Kebijakan WFH sendiri, menurut Gusnar, bertujuan untuk meningkatkan fleksibilitas dan efisiensi kinerja birokrasi. Hal ini bukan merupakan sinyal adanya rencana pengurangan pegawai. Seluruh P3K diharapkan tetap bekerja sesuai tugas dan tanggung jawabnya, baik secara daring maupun luring, dengan tetap mengedepankan produktivitas yang tinggi.
Efisiensi Anggaran Tanpa Mengorbankan Tenaga Kerja
Gubernur Gusnar Ismail menjelaskan bahwa langkah efisiensi anggaran yang dilakukan oleh Pemerintah Provinsi Gorontalo tidak akan menyentuh sektor tenaga kerja. Fokus utama dari efisiensi ini adalah pada optimalisasi anggaran yang bersifat operasional. Ini berarti penyesuaian dilakukan pada pengeluaran non-esensial, bukan pada sumber daya manusia yang vital.
Kebijakan ini merupakan bagian dari strategi pemerintah daerah untuk menjaga stabilitas keuangan tanpa mengorbankan kesejahteraan aparatur. Terutama bagi P3K yang telah melalui proses seleksi resmi dan memiliki peran krusial dalam memberikan pelayanan publik kepada masyarakat. "Sampai saat ini kami belum berpikir ke arah sana," tegasnya, merujuk pada pengurangan pegawai.
Komitmen pemerintah daerah untuk melindungi hak-hak pegawai menjadi prioritas utama.

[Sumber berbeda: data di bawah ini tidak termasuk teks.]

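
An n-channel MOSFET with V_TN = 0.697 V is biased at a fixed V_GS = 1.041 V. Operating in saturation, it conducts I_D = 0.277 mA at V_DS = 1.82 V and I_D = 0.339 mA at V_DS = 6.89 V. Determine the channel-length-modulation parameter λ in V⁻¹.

With V_GS fixed, I_D ∝ (1 + λ V_DS) in saturation, so I_D2/I_D1 = (1 + λ V_DS2)/(1 + λ V_DS1).
0.339/0.277 = 1.224 = (1 + 6.89 λ)/(1 + 1.82 λ).
Solving: λ (I_D1 V_DS2 − I_D2 V_DS1) = I_D2 − I_D1, so λ = (0.339 − 0.277) / (0.277 × 6.89 − 0.339 × 1.82) = 0.062 / 1.29 = 0.048 V⁻¹.

λ = 0.0480 V⁻¹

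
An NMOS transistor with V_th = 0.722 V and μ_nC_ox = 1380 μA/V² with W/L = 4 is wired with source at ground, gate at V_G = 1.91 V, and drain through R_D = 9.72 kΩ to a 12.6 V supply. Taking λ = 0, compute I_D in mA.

V_GS = V_G = 1.91 V, so V_ov = 1.91 − 0.722 = 1.19 V.
k_n = μ_nC_ox · (W/L) = 5.52 mA/V².
Assume saturation: I_D = ½ k_n V_ov² = 0.5 × 5.52 × 1.19² = 3.9 mA, giving V_DS = V_DD − I_D R_D = 12.6 − 3.9 × 9.72 = -25.3 V.
But -25.3 V < V_ov = 1.19 V, so the device is actually in triode.
In triode I_D = k_n[V_ov V_DS − ½ V_DS²] and I_D = (V_DD − V_DS)/R_D. Equating: 26.8 V_DS² − 64.74 V_DS + 12.6 = 0, giving V_DS = 0.214 V (the root below V_ov).
I_D = (12.6 − 0.214) / 9.72 = 1.27 mA.

I_D = 1.27 mA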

Keberlangsungan tenaga kerja di lingkungan pemerintahan sangat penting demi memastikan pelayanan masyarakat tetap berjalan optimal. Koordinasi pelayanan publik juga tetap berjalan lancar meskipun dilakukan secara daring atau tidak tatap muka, menunjukkan adaptasi yang baik terhadap sistem kerja baru.